Петр Павленко - Собрание сочинений. Том 3

На нашем сайте KnigaRead.com Вы можете абсолютно бесплатно читать книгу онлайн Петр Павленко, "Собрание сочинений. Том 3" бесплатно, без регистрации.
Перейти на страницу:

— Как, Наталья? — спросил отец. — Хочешь суховского лимонаду? Пашка-то наш, гляди, и то соблазнился — глаза заблестели.

Наталья еще глубже спряталась в шаль и долго не отвечала. Молчали и мужчины, ожидая ее ответа.

— Мне итти некуда, незачем, — сказала затем она. — Я вам и в тот раз, как Сухов приставал, объясняла: была у меня любовь такая, какой и в песнях нет, и ждала я счастья, как трава солнца ждет… но сломалось все, нет у меня теперь никакой жизни, и никуда я отсюда не пойду. Где он искать меня будет? Не найдет, если уйду.

— Это кто же тебя искать будет? — насмешливо перебил ее Павел. — Валюта какая, подумай, — обратился он к отцу все с той же насмешкой в голосе. — Это она все о том плясуне страдает, который весной тут шатался? Так о нем что говорить. Их полк порубил немец в мелкую щепу, — не то что человека, целого седла не осталось.

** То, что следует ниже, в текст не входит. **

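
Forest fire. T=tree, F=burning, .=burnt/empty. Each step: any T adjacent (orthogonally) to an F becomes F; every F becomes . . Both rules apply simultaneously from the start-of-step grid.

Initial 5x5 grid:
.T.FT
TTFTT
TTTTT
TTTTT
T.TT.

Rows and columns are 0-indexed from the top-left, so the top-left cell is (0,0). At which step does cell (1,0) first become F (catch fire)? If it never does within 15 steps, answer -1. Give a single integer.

Step 1: cell (1,0)='T' (+4 fires, +2 burnt)
Step 2: cell (1,0)='F' (+6 fires, +4 burnt)
  -> target ignites at step 2
Step 3: cell (1,0)='.' (+5 fires, +6 burnt)
Step 4: cell (1,0)='.' (+3 fires, +5 burnt)
Step 5: cell (1,0)='.' (+1 fires, +3 burnt)
Step 6: cell (1,0)='.' (+0 fires, +1 burnt)
  fire out at step 6

2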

— Все бывает, — серьезно сказала Наталья. — Бывает, уж и бумага придет, что погиб человек, и товарищи о том напишут, и пособие выдадут, а он — стук в дверь и входит… Нет, папаша, я буду ждать Алексея, — и, резко взмахнув занавеской, она исчезла за нею.

— Дура! Я тебе практический совет даю… — начал было Павел, но отец остановил его:

— Хватит. Ложись спать, — и погасил лампу.

Павел лег на лавку у стола и с головой накрылся старым отцовским тулупом.

— Откроешь, в случае чего, на три совы. Пароль — «Тамбов», — сказал он.

Отец, не отвечая, побрел к своей постели.

Новости, рассказанные сыном, взволновали и расстроили его до крайности. Партизанский отряд Александра Ивановича Коростелева, секретаря райкома, был одним из лучших в районе между Ильмень-озером и Валдаем.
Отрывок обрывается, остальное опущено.